The Basketball Chronicles:
Just to update everyone on the basketball saga, I will say, there has been some improvement made. Does Jake’s team (Penn State they’re called) threaten to demolish the post-season hopes of North Carolina or Syracuse? No. Of course the answer’s no.
Fox Chapel’s own Syracuse and North Carolina play like men and though Jake now throws around a bit of defense and can pass the ball to his own teammates, Syracuse and N.C. are safe in the promise they’ll be playing each other in the championship game.
But, it was funny last night. Penn State did not dazzle Syracuse with blinding skill and full-court presses, but they did manage to confuse the ‘Cuse with their inability to play. It was quite funny. I was actually howling at one point watching Sryacuse become frustrated with their lack of performance–they were utterly stymied by Penn State’s clumsiness, awkward shots, and defense that actually resembles linebackers on a quarterback more than smooth, slick, takeaways more commonly seen in B-ball. Who knew being bad could be so powerful?
Not to get too sidetracked, Syracuse still kicked their asses, but hey, baby steps and all that.
The Bob Chronicles:
So you’re wondering what Bob the dog is up to? Well, he escaped his death this week–sentenced by Bill and pardoned by me. Bob is a big puppy, but as it happens with kids all the time, the bigger the kid, the more adults expect from them. Bill forgot for a while that his dog is a PUPPY! His biggest area of trouble is not with the typical puppy things–eating furniture, shoes, people, crapping in the house, peeing on the hardwoods, pulling on the leash and whatnot–no, his claim to bad-behavior fame is that he loves to eat paper. Toilet paper, copy paper, mail (which I’m not totally opposed to as I hate the mail)…the list goes on. We have paper in places that I apparently ignore until we trace the trail back to the counter that Bob is too small to get up to…uh, that was last week. He’s big and is gaining access to paper in new and better ways each day. Maybe he’s actually a reincarnated best-selling author who just needs to get his story out, damn-it! Next up in the Bob Chronicles? Bob and his brother (his real dog brother) hump each other while my kids and his brother’s owner’s kids watch, offering commentary on just what it is they’re seeing. Stay tuned.
The Burgler Chronicles:
You didn’t know there was a set of burgler chronicles, did ya? Well there is and it’s taking Oakmont by storm. How could we possibly have people here who might want to take things that are not theirs? Oh, the humanity. The townspeople are going ape-shit over the intruders.

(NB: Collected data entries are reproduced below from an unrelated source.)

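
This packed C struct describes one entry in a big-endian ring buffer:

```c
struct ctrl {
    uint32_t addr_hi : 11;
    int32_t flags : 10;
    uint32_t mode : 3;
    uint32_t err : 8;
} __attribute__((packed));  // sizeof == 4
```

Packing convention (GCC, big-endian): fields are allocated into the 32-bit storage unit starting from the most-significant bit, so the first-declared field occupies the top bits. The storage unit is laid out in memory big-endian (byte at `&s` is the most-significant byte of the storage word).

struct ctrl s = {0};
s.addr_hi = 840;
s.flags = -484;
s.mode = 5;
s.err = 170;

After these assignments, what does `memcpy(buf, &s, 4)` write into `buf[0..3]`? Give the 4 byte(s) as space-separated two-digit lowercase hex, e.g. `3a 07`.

69 10 e5 aa

addr_hi:11 = 840 → 0x348 << 21 → word 0x69000000
flags:10 = -484 → 0x21c << 11 → word 0x6910e000
mode:3 = 5 → 0x5 << 8 → word 0x6910e500
err:8 = 170 → 0xaa << 0 → word 0x6910e5aa
word = 0x6910e5aa → big-endian bytes:
  [0]=0x69  [1]=0x10  [2]=0xe5  [3]=0xaa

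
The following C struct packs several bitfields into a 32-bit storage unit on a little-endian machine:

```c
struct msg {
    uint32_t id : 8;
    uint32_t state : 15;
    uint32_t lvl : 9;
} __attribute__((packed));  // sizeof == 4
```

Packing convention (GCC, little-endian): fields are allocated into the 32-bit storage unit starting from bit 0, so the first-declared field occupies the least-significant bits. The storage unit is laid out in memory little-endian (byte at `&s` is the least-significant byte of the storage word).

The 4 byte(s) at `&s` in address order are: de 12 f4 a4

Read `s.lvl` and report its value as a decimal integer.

329

[0]=0xde [1]=0x12 [2]=0xf4 [3]=0xa4 (little-endian) → word 0xa4f412de
id [0+:8] = (word>>0) & 0xff = 222
state [8+:15] = (word>>8) & 0x7fff = 29714
lvl [23+:9] = (word>>23) & 0x1ff = 329  ←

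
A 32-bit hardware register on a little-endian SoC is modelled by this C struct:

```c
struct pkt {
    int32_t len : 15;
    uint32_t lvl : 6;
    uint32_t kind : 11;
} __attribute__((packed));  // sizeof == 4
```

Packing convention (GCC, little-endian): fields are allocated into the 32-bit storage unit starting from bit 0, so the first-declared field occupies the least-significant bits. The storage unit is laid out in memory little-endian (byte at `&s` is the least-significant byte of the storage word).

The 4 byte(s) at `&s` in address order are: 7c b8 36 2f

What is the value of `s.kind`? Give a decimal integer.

[0]=0x7c [1]=0xb8 [2]=0x36 [3]=0x2f (little-endian) → word 0x2f36b87c
len [0+:15] = (word>>0) & 0x7fff = 14460
lvl [15+:6] = (word>>15) & 0x3f = 45
kind [21+:11] = (word>>21) & 0x7ff = 377  ←

377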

Don’t get me wrong. I lock my door when I walk the dog, now. I lock the door when I leave and when I’m in the house (the perps are entering homes with the owners there, burgling right under their noses). And, I’ve put on my best Nancy Drew hat and have taken to the neighborhood, watching, and waiting and spying on anyone who drives past my house and looks a little odd, or not odd enough.

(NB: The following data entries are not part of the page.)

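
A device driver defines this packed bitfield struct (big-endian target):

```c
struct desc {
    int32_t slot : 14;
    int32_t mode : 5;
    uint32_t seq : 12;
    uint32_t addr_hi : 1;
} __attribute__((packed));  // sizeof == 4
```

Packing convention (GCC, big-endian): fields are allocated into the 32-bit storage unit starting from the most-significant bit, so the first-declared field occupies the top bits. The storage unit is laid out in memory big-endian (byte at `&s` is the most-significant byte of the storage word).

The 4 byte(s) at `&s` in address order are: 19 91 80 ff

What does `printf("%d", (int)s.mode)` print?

[0]=0x19 [1]=0x91 [2]=0x80 [3]=0xff (big-endian) → word 0x199180ff
slot:14 @ bit 18 → (0x199180ff>>18)&0x3fff = 0x664
mode:5 @ bit 13 → (0x199180ff>>13)&0x1f = 0xc  ←
seq:12 @ bit 1 → (0x199180ff>>1)&0xfff = 0x7f
addr_hi:1 @ bit 0 → (0x199180ff>>0)&0x1 = 0x1
mode signed 5b, MSB=0: value = 12

12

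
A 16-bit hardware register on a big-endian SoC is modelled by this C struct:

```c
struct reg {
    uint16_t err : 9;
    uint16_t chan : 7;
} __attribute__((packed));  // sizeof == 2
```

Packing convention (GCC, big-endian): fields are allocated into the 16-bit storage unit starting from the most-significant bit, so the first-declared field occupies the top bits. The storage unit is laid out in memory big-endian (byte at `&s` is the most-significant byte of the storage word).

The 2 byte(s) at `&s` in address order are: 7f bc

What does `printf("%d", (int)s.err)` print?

[0]=0x7f [1]=0xbc (big-endian) → word 0x7fbc
err:9 @ bit 7 → (0x7fbc>>7)&0x1ff = 0xff  ←
chan:7 @ bit 0 → (0x7fbc>>0)&0x7f = 0x3c

255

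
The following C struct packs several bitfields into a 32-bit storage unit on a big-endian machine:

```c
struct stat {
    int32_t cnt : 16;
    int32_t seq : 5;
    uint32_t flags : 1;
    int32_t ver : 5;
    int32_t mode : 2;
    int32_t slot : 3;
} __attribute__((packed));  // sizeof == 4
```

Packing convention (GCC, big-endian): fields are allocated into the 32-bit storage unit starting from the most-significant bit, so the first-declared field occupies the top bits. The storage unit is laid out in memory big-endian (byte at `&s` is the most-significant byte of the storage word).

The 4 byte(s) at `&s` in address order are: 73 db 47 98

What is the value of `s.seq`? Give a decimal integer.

8

[0]=0x73 [1]=0xdb [2]=0x47 [3]=0x98 (big-endian) → word 0x73db4798
cnt:16 @ bit 16 → (0x73db4798>>16)&0xffff = 0x73db
seq:5 @ bit 11 → (0x73db4798>>11)&0x1f = 0x8  ←
flags:1 @ bit 10 → (0x73db4798>>10)&0x1 = 0x1
ver:5 @ bit 5 → (0x73db4798>>5)&0x1f = 0x1c
mode:2 @ bit 3 → (0x73db4798>>3)&0x3 = 0x3
slot:3 @ bit 0 → (0x73db4798>>0)&0x7 = 0x0
seq signed 5b, MSB=0: value = 8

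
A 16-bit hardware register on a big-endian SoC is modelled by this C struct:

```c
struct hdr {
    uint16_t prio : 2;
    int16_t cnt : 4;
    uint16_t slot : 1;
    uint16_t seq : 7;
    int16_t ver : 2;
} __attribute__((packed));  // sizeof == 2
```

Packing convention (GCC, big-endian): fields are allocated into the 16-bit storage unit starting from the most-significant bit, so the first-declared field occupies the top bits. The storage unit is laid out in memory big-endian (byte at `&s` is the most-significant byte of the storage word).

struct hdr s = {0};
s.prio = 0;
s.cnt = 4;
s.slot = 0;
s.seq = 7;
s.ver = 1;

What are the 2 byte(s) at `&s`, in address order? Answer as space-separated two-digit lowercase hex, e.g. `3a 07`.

[14+:2] prio=0 & 0x3 = 0x0; word=0x0000
[10+:4] cnt=4 & 0xf = 0x4; word=0x1000
[9+:1] slot=0 & 0x1 = 0x0; word=0x1000
[2+:7] seq=7 & 0x7f = 0x7; word=0x101c
[0+:2] ver=1 & 0x3 = 0x1; word=0x101d
word = 0x101d → big-endian bytes:
  [0]=0x10  [1]=0x1d

10 1d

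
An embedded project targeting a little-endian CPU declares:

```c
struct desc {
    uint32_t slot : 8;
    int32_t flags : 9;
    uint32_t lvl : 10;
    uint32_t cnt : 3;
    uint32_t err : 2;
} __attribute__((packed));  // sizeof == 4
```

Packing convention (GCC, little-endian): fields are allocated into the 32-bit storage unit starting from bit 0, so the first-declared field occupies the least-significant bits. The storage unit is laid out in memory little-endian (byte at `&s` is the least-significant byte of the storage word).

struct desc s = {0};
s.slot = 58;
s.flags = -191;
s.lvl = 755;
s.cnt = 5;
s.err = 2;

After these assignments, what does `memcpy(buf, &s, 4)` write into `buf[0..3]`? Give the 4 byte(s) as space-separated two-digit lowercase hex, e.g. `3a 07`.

slot:8 = 58 → 0x3a << 0 → word 0x0000003a
flags:9 = -191 → 0x141 << 8 → word 0x0001413a
lvl:10 = 755 → 0x2f3 << 17 → word 0x05e7413a
cnt:3 = 5 → 0x5 << 27 → word 0x2de7413a
err:2 = 2 → 0x2 << 30 → word 0xade7413a
word = 0xade7413a → little-endian bytes:
  [0]=0x3a  [1]=0x41  [2]=0xe7  [3]=0xad

3a 41 e7 ad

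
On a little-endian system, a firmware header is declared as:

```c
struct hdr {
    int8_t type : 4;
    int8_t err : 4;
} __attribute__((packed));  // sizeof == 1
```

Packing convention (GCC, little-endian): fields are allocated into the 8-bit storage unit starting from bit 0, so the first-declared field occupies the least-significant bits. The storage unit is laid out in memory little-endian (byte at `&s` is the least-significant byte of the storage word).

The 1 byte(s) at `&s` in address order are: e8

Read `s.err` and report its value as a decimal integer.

[0]=0xe8 (little-endian) → word 0xe8
type:4 @ bit 0 → (0xe8>>0)&0xf = 0x8
err:4 @ bit 4 → (0xe8>>4)&0xf = 0xe  ←
err signed 4b, MSB=1: 14 - 16 = -2

-2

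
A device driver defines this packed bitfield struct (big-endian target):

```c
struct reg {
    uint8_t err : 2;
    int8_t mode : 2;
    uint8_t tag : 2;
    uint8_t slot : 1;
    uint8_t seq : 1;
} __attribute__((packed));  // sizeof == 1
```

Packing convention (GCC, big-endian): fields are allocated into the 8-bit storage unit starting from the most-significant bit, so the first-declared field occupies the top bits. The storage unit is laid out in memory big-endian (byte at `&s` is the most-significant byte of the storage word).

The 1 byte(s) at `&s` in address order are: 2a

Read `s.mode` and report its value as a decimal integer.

-2

[0]=0x2a (big-endian) → word 0x2a
err:2 @ bit 6 → (0x2a>>6)&0x3 = 0x0
mode:2 @ bit 4 → (0x2a>>4)&0x3 = 0x2  ←
tag:2 @ bit 2 → (0x2a>>2)&0x3 = 0x2
slot:1 @ bit 1 → (0x2a>>1)&0x1 = 0x1
seq:1 @ bit 0 → (0x2a>>0)&0x1 = 0x0
mode signed 2b, MSB=1: 2 - 4 = -2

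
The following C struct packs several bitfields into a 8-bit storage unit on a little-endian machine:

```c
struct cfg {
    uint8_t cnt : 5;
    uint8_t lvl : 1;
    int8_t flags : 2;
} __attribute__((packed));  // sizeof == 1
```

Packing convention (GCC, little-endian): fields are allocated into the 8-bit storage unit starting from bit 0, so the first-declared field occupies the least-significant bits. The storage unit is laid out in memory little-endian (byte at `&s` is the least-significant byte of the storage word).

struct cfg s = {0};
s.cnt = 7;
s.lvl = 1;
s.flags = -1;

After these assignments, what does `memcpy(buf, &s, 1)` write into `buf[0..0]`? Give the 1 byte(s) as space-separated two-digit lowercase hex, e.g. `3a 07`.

e7

cnt:5 = 7 → 0x7 << 0 → word 0x07
lvl:1 = 1 → 0x1 << 5 → word 0x27
flags:2 = -1 → 0x3 << 6 → word 0xe7
word = 0xe7 → little-endian bytes:
  [0]=0xe7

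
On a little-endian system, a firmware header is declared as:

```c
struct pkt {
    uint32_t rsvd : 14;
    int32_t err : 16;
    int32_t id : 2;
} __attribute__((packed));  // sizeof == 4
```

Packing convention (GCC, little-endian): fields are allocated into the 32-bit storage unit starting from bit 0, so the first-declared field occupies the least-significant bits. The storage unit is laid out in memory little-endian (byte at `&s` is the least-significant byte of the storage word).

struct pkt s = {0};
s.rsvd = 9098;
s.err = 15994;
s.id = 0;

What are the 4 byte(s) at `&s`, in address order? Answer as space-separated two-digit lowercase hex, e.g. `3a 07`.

8a a3 9e 0f

[0+:14] rsvd=9098 & 0x3fff = 0x238a; word=0x0000238a
[14+:16] err=15994 & 0xffff = 0x3e7a; word=0x0f9ea38a
[30+:2] id=0 & 0x3 = 0x0; word=0x0f9ea38a
word = 0x0f9ea38a → little-endian bytes:
  [0]=0x8a  [1]=0xa3  [2]=0x9e  [3]=0x0f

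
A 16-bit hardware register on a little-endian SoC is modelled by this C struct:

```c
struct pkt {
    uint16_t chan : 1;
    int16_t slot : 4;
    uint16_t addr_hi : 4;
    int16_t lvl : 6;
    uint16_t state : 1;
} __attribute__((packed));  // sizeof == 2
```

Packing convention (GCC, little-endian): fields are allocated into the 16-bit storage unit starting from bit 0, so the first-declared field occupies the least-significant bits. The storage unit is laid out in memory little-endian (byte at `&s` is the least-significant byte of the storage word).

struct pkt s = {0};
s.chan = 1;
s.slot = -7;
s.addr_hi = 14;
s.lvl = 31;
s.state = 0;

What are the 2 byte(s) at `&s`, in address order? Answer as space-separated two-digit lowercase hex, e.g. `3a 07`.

d3 3f

[0+:1] chan=1 & 0x1 = 0x1; word=0x0001
[1+:4] slot=-7 & 0xf = 0x9; word=0x0013
[5+:4] addr_hi=14 & 0xf = 0xe; word=0x01d3
[9+:6] lvl=31 & 0x3f = 0x1f; word=0x3fd3
[15+:1] state=0 & 0x1 = 0x0; word=0x3fd3
word = 0x3fd3 → little-endian bytes:
  [0]=0xd3  [1]=0x3f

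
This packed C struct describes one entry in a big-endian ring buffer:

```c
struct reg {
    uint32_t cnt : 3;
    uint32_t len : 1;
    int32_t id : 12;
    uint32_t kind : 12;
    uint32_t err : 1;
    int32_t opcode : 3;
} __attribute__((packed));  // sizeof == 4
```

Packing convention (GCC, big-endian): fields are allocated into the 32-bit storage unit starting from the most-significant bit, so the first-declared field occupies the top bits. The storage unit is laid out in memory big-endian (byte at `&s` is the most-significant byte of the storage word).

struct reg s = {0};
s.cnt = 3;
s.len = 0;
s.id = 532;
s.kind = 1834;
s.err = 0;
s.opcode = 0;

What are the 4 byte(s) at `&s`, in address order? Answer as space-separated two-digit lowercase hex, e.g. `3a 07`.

[29+:3] cnt=3 & 0x7 = 0x3; word=0x60000000
[28+:1] len=0 & 0x1 = 0x0; word=0x60000000
[16+:12] id=532 & 0xfff = 0x214; word=0x62140000
[4+:12] kind=1834 & 0xfff = 0x72a; word=0x621472a0
[3+:1] err=0 & 0x1 = 0x0; word=0x621472a0
[0+:3] opcode=0 & 0x7 = 0x0; word=0x621472a0
word = 0x621472a0 → big-endian bytes:
  [0]=0x62  [1]=0x14  [2]=0x72  [3]=0xa0

62 14 72 a0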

And I’m not the only one. My neighbor prefers to refer to herself as more Cagney and Lacy than Nancy Drew, but the point is, people are sneaking around, watching people as they’re watching people….and on it goes. Yes, Cagney up the street actually spotted a stranger in the hood and forced her husband to follow him while she called the coppers. Turns out hubby was following a plain-clothed cop. LOVE IT!!!!
We’ve got a tail on a greenish-blue pickup truck taking the bends perfectly around the circle, very, very suspicious. And, stranger than anything, I spotted a woman in yoga pants, no walkman/ipod, a black hat ,and black pea-coat. That is not normal exercise attire. I’m sorry it just isn’t. She’s on the list, baby. We’re watchin’ the hood and takin’ names so keep your distance. Hahahahaha.